Le Portugal se prépare à rendre un dernier hommage à l'ancien président socialiste Mario Soares, décédé samedi à l'âge de 92 ans. C'est un personnage historique qui avait ouvert la voie à la libération du pays du joug de la dictature salazariste en 1974.

Ses proches souhaitent que les cérémonies funèbres, prévues lundi et mardi à Lisbonne, soient à l'image de la personnalité de cet ex-chef d'Etat jovial qui cultivait toujours «la proximité avec les gens», a indiqué son ancien conseiller José Manuel dos Santos.

Hommage des médias

«Merci Soares!», «Une vie entière consacrée au combat pour la liberté» ou encore «Je m'excuse, mais je me retire», titrent en une les journaux, alors que les chaînes de télévision passent en boucle des images du «père de la nation».

Sa dépouille mortelle sera exposée lundi dans une chapelle ardente au monastère des Hiéronymites, à l'issue d'un parcours de deux heures du cortège funéraire dans les rues de Lisbonne.

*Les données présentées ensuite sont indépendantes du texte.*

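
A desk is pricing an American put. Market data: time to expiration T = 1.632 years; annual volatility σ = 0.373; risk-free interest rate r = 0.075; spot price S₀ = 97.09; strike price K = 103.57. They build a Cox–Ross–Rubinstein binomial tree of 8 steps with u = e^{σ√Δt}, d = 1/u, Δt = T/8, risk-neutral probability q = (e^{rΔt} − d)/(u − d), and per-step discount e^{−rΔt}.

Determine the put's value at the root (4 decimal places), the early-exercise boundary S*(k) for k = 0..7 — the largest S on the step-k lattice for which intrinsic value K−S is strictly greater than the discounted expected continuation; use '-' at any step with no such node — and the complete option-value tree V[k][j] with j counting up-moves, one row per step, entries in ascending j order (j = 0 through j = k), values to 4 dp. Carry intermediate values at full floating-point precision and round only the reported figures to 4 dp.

price = 17.2935
boundary = - - 69.3175 58.5702 69.3175 58.5702 69.3175 82.0368
tree:
17.2935
24.7234 10.4971
34.2525 16.0847 5.3091
44.9998 23.9061 8.8654 1.9652
54.0807 34.2525 14.4365 3.6437 0.3703
61.7537 44.9998 22.7472 6.6841 0.7574 0.0000
68.2371 54.0807 34.2525 12.0995 1.5491 0.0000 0.0000
73.7152 61.7537 44.9998 21.5332 3.1683 0.0000 0.0000 0.0000
78.3440 68.2371 54.0807 34.2525 6.4800 0.0000 0.0000 0.0000 0.0000

Δt=0.20400  u=1.18349  d=0.84496  q=0.50352  discount=0.98482
step 8 (expiry): payoffs max(K−S,0) = 78.3440 68.2371 54.0807 34.2525 6.4800 0.0000 0.0000 0.0000 0.0000
step 7: (k=7,j=0): S=29.8548, (K−S)⁺=73.7152, hold=72.1427 ⇒ V=73.7152 exercise | (k=7,j=1): S=41.8163, (K−S)⁺=61.7537, hold=60.1812 ⇒ V=61.7537 exercise | (k=7,j=2): S=58.5702, (K−S)⁺=44.9998, hold=43.4272 ⇒ V=44.9998 exercise | (k=7,j=3): S=82.0368, (K−S)⁺=21.5332, hold=19.9606 ⇒ V=21.5332 exercise | (k=7,j=4): S=114.9054, (K−S)⁺=0.0000, hold=3.1683 ⇒ V=3.1683 continue | (k=7,j=5): S=160.9429, (K−S)⁺=0.0000, hold=0.0000 ⇒ V=0.0000 continue | (k=7,j=6): S=225.4258, (K−S)⁺=0.0000, hold=0.0000 ⇒ V=0.0000 continue | (k=7,j=7): S=315.7441, (K−S)⁺=0.0000, hold=0.0000 ⇒ V=0.0000 continue  boundary S*=82.0368
step 6: (k=6,j=0): S=35.3329, (K−S)⁺=68.2371, hold=66.6645 ⇒ V=68.2371 exercise | (k=6,j=1): S=49.4893, (K−S)⁺=54.0807, hold=52.5081 ⇒ V=54.0807 exercise | (k=6,j=2): S=69.3175, (K−S)⁺=34.2525, hold=32.6799 ⇒ V=34.2525 exercise | (k=6,j=3): S=97.0900, (K−S)⁺=6.4800, hold=12.0995 ⇒ V=12.0995 continue | (k=6,j=4): S=135.9897, (K−S)⁺=0.0000, hold=1.5491 ⇒ V=1.5491 continue | (k=6,j=5): S=190.4749, (K−S)⁺=0.0000, hold=0.0000 ⇒ V=0.0000 continue | (k=6,j=6): S=266.7899, (K−S)⁺=0.0000, hold=0.0000 ⇒ V=0.0000 continue  boundary S*=69.3175
step 5: (k=5,j=0): S=41.8163, (K−S)⁺=61.7537, hold=60.1812 ⇒ V=61.7537 exercise | (k=5,j=1): S=58.5702, (K−S)⁺=44.9998, hold=43.4272 ⇒ V=44.9998 exercise | (k=5,j=2): S=82.0368, (K−S)⁺=21.5332, hold=22.7472 ⇒ V=22.7472 continue | (k=5,j=3): S=114.9054, (K−S)⁺=0.0000, hold=6.6841 ⇒ V=6.6841 continue | (k=5,j=4): S=160.9429, (K−S)⁺=0.0000, hold=0.7574 ⇒ V=0.7574 continue | (k=5,j=5): S=225.4258, (K−S)⁺=0.0000, hold=0.0000 ⇒ V=0.0000 continue  boundary S*=58.5702
step 4: (k=4,j=0): S=49.4893, (K−S)⁺=54.0807, hold=52.5081 ⇒ V=54.0807 exercise | (k=4,j=1): S=69.3175, (K−S)⁺=34.2525, hold=33.2820 ⇒ V=34.2525 exercise | (k=4,j=2): S=97.0900, (K−S)⁺=6.4800, hold=14.4365 ⇒ V=14.4365 continue | (k=4,j=3): S=135.9897, (K−S)⁺=0.0000, hold=3.6437 ⇒ V=3.6437 continue | (k=4,j=4): S=190.4749, (K−S)⁺=0.0000, hold=0.3703 ⇒ V=0.3703 continue  boundary S*=69.3175
step 3: (k=3,j=0): S=58.5702, (K−S)⁺=44.9998, hold=43.4272 ⇒ V=44.9998 exercise | (k=3,j=1): S=82.0368, (K−S)⁺=21.5332, hold=23.9061 ⇒ V=23.9061 continue | (k=3,j=2): S=114.9054, (K−S)⁺=0.0000, hold=8.8654 ⇒ V=8.8654 continue | (k=3,j=3): S=160.9429, (K−S)⁺=0.0000, hold=1.9652 ⇒ V=1.9652 continue  boundary S*=58.5702
step 2: (k=2,j=0): S=69.3175, (K−S)⁺=34.2525, hold=33.8566 ⇒ V=34.2525 exercise | (k=2,j=1): S=97.0900, (K−S)⁺=6.4800, hold=16.0847 ⇒ V=16.0847 continue | (k=2,j=2): S=135.9897, (K−S)⁺=0.0000, hold=5.3091 ⇒ V=5.3091 continue  boundary S*=69.3175
step 1: (k=1,j=0): S=82.0368, (K−S)⁺=21.5332, hold=24.7234 ⇒ V=24.7234 continue | (k=1,j=1): S=114.9054, (K−S)⁺=0.0000, hold=10.4971 ⇒ V=10.4971 continue  boundary S*=-
step 0: (k=0,j=0): S=97.0900, (K−S)⁺=6.4800, hold=17.2935 ⇒ V=17.2935 continue  boundary S*=-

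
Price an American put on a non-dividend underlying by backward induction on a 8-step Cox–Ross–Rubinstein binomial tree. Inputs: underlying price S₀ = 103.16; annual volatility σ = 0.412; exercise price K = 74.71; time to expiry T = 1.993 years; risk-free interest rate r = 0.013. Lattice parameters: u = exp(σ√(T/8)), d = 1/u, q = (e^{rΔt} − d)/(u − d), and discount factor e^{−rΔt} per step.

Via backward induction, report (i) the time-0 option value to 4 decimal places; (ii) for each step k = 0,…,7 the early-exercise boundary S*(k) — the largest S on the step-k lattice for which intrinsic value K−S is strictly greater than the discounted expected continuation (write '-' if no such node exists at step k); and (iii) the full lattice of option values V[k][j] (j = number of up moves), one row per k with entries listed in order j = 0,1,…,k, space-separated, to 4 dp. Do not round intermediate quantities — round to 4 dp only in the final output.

price = 8.6139
boundary = - - - - - 36.8953 45.3189 55.6657
tree:
8.6139
12.2833 4.3081
17.0958 6.6431 1.5599
23.1154 10.0534 2.6318 0.2953
30.1875 14.8633 4.4007 0.5453 0.0000
37.8147 21.3249 7.2789 1.0067 0.0000 0.0000
44.6725 29.3911 11.8769 1.8586 0.0000 0.0000 0.0000
50.2557 37.8147 19.0443 3.4315 0.0000 0.0000 0.0000 0.0000
54.8011 44.6725 29.3911 6.3353 0.0000 0.0000 0.0000 0.0000 0.0000

Δt=0.24913, u=1.22831, d=0.81413, q=0.45660, disc=e^(-rΔt)=0.99677
k=8 terminal: V=max(K-S,0) → 54.8011 44.6725 29.3911 6.3353 0.0000 0.0000 0.0000 0.0000 0.0000
k=7: j=0 S=24.4543 intr=50.2557 cont=50.0141 V=50.2557[EX]; j=1 S=36.8953 intr=37.8147 cont=37.5731 V=37.8147[EX]; j=2 S=55.6657 intr=19.0443 cont=18.8028 V=19.0443[EX]; j=3 S=83.9853 intr=0.0000 cont=3.4315 V=3.4315[hold]; j=4 S=126.7125 intr=0.0000 cont=0.0000 V=0.0000[hold]; j=5 S=191.1768 intr=0.0000 cont=0.0000 V=0.0000[hold]; j=6 S=288.4371 intr=0.0000 cont=0.0000 V=0.0000[hold]; j=7 S=435.1781 intr=0.0000 cont=0.0000 V=0.0000[hold]  S*(7)=55.6657
k=6: j=0 S=30.0375 intr=44.6725 cont=44.4309 V=44.6725[EX]; j=1 S=45.3189 intr=29.3911 cont=29.1495 V=29.3911[EX]; j=2 S=68.3747 intr=6.3353 cont=11.8769 V=11.8769[hold]; j=3 S=103.1600 intr=0.0000 cont=1.8586 V=1.8586[hold]; j=4 S=155.6422 intr=0.0000 cont=0.0000 V=0.0000[hold]; j=5 S=234.8244 intr=0.0000 cont=0.0000 V=0.0000[hold]; j=6 S=354.2902 intr=0.0000 cont=0.0000 V=0.0000[hold]  S*(6)=45.3189
k=5: j=0 S=36.8953 intr=37.8147 cont=37.5731 V=37.8147[EX]; j=1 S=55.6657 intr=19.0443 cont=21.3249 V=21.3249[hold]; j=2 S=83.9853 intr=0.0000 cont=7.2789 V=7.2789[hold]; j=3 S=126.7125 intr=0.0000 cont=1.0067 V=1.0067[hold]; j=4 S=191.1768 intr=0.0000 cont=0.0000 V=0.0000[hold]; j=5 S=288.4371 intr=0.0000 cont=0.0000 V=0.0000[hold]  S*(5)=36.8953
k=4: j=0 S=45.3189 intr=29.3911 cont=30.1875 V=30.1875[hold]; j=1 S=68.3747 intr=6.3353 cont=14.8633 V=14.8633[hold]; j=2 S=103.1600 intr=0.0000 cont=4.4007 V=4.4007[hold]; j=3 S=155.6422 intr=0.0000 cont=0.5453 V=0.5453[hold]; j=4 S=234.8244 intr=0.0000 cont=0.0000 V=0.0000[hold]  S*(4)=-
k=3: j=0 S=55.6657 intr=19.0443 cont=23.1154 V=23.1154[hold]; j=1 S=83.9853 intr=0.0000 cont=10.0534 V=10.0534[hold]; j=2 S=126.7125 intr=0.0000 cont=2.6318 V=2.6318[hold]; j=3 S=191.1768 intr=0.0000 cont=0.2953 V=0.2953[hold]  S*(3)=-
k=2: j=0 S=68.3747 intr=6.3353 cont=17.0958 V=17.0958[hold]; j=1 S=103.1600 intr=0.0000 cont=6.6431 V=6.6431[hold]; j=2 S=155.6422 intr=0.0000 cont=1.5599 V=1.5599[hold]  S*(2)=-
k=1: j=0 S=83.9853 intr=0.0000 cont=12.2833 V=12.2833[hold]; j=1 S=126.7125 intr=0.0000 cont=4.3081 V=4.3081[hold]  S*(1)=-
k=0: j=0 S=103.1600 intr=0.0000 cont=8.6139 V=8.6139[hold]  S*(0)=-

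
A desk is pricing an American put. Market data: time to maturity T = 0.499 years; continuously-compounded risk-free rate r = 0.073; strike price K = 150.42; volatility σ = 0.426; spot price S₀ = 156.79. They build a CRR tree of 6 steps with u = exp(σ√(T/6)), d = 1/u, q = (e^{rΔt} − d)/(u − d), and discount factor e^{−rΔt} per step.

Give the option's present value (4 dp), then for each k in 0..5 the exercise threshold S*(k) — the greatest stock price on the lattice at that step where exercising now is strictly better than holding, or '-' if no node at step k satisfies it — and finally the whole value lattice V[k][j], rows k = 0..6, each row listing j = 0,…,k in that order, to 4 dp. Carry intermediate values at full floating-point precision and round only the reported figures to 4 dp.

price = 13.1476
boundary = - - - 108.4565 95.9183 108.4565
tree:
13.1476
20.1147 6.1746
29.7033 10.5429 1.7771
41.9635 17.5139 3.5339 0.0000
54.5017 27.9648 7.0271 0.0000 0.0000
65.5904 41.9635 13.9734 0.0000 0.0000 0.0000
75.3972 54.5017 27.7863 0.0000 0.0000 0.0000 0.0000

Δt=0.08317, u=1.13072, d=0.88439, q=0.49405, disc=e^(-rΔt)=0.99395
k=6 terminal: V=max(K-S,0) → 75.3972 54.5017 27.7863 0.0000 0.0000 0.0000 0.0000
k=5: j=0 S=84.8296 intr=65.5904 cont=64.6799 V=65.5904[EX]; j=1 S=108.4565 intr=41.9635 cont=41.0530 V=41.9635[EX]; j=2 S=138.6641 intr=11.7559 cont=13.9734 V=13.9734[hold]; j=3 S=177.2852 intr=0.0000 cont=0.0000 V=0.0000[hold]; j=4 S=226.6632 intr=0.0000 cont=0.0000 V=0.0000[hold]; j=5 S=289.7940 intr=0.0000 cont=0.0000 V=0.0000[hold]  S*(5)=108.4565
k=4: j=0 S=95.9183 intr=54.5017 cont=53.5912 V=54.5017[EX]; j=1 S=122.6337 intr=27.7863 cont=27.9648 V=27.9648[hold]; j=2 S=156.7900 intr=0.0000 cont=7.0271 V=7.0271[hold]; j=3 S=200.4595 intr=0.0000 cont=0.0000 V=0.0000[hold]; j=4 S=256.2920 intr=0.0000 cont=0.0000 V=0.0000[hold]  S*(4)=95.9183
k=3: j=0 S=108.4565 intr=41.9635 cont=41.1406 V=41.9635[EX]; j=1 S=138.6641 intr=11.7559 cont=17.5139 V=17.5139[hold]; j=2 S=177.2852 intr=0.0000 cont=3.5339 V=3.5339[hold]; j=3 S=226.6632 intr=0.0000 cont=0.0000 V=0.0000[hold]  S*(3)=108.4565
k=2: j=0 S=122.6337 intr=27.7863 cont=29.7033 V=29.7033[hold]; j=1 S=156.7900 intr=0.0000 cont=10.5429 V=10.5429[hold]; j=2 S=200.4595 intr=0.0000 cont=1.7771 V=1.7771[hold]  S*(2)=-
k=1: j=0 S=138.6641 intr=11.7559 cont=20.1147 V=20.1147[hold]; j=1 S=177.2852 intr=0.0000 cont=6.1746 V=6.1746[hold]  S*(1)=-
k=0: j=0 S=156.7900 intr=0.0000 cont=13.1476 V=13.1476[hold]  S*(0)=-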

C'est dans les murs de son cloître que Mario Soares avait signé le 12 juin 1985 le traité d'adhésion du Portugal à la Communauté économique européenne, ancêtre de l'Union européenne.

Mardi après-midi, l'ancien homme politique sera inhumé au cimetière de Prazeres dans l'ouest de la capitale, où repose déjà son épouse, la comédienne et philanthrope Maria Barroso, décédée en juillet 2015.

Deuil national de trois jours

Le gouvernement socialiste a décrété trois jours de deuil national et appelé «tous les citoyens» à rendre hommage à cette «grande figure de l'histoire portugaise contemporaine, fondateur de notre régime démocratique et symbole de la liberté».

Sur la scène politique portugaise pendant plus d'une quarantaine d'années, Mario Soares a été le fondateur du Parti socialiste, deux fois chef de gouvernement, président de la République de 1986 à 1996, et député européen.

Défenseur des valeurs démocratiques 

Interrogé sur le secret de sa longévité politique, il aimait à dire qu'il avait «toujours ressenti une grande envie de vivre et une immense curiosité». «J'ai effectivement une certaine énergie vitale. Face aux inévitables contrariétés de la vie, je tourne facilement la page», assurait-il.

Fils d'un prêtre défroqué, Mario Soares se définissait comme agnostique mais restera dans la mémoire des Portugais comme un homme de convictions et un infatigable défenseur des valeurs démocratiques.

Pour son biographe Joaquim Vieira, la France, où il avait vécu en exil au début des années 70, a joué un rôle important dans sa formation politique: «Soares a commencé sa carrière comme communiste avant de rompre avec le PC au début des années 190. Puis, ses idées socialistes sont venues essentiellement de France.»

«A l'extérieur du Portugal, il a été vu comme le dirigeant politique qui a sauvé le Portugal du communisme après la Révolution des Oeillets», a-t-il déclaré à l'AFP. 

L'homme qui a fait entrer le Portugal dans l'Europe 

Pour les Portugais, une page importante de leur histoire se tourne. «Il a énormément contribué à l'entrée du Portugal dans l'Europe. Malheureusement il s'en va au moment où tout ce dont il a rêvé est en train de disparaître peu à peu. Cela s'en va avec lui», regrette Maria Fernanda, une fonctionnaire de 62 ans.

«C'était une personnalité très importante du Portugal. Il a milité pour la démocratie, la construction européenne, la décolonisation et contre le fascisme», affirme Fatima Sa, 66 ans, employée administrative à la retraite.

De l'étranger aussi, les hommages affluent. «Mario Soares laissera le souvenir d'un activiste et dirigeant politique qui a joué un rôle central dans le retour du Portugal à la démocratie», pour le premier ministre canadien Justin Trudeau.

«Il incarnait avec François Mitterrand et Helmut Kohl le grand élan européen», juge le président français François Hollande.

Pour l'ancien président brésilien Luiz Inacio Lula da Silva, «Mario Soares était l'un des grands hommes publics du XXe siècle, non seulement au Portugal, mais en Europe et dans le monde».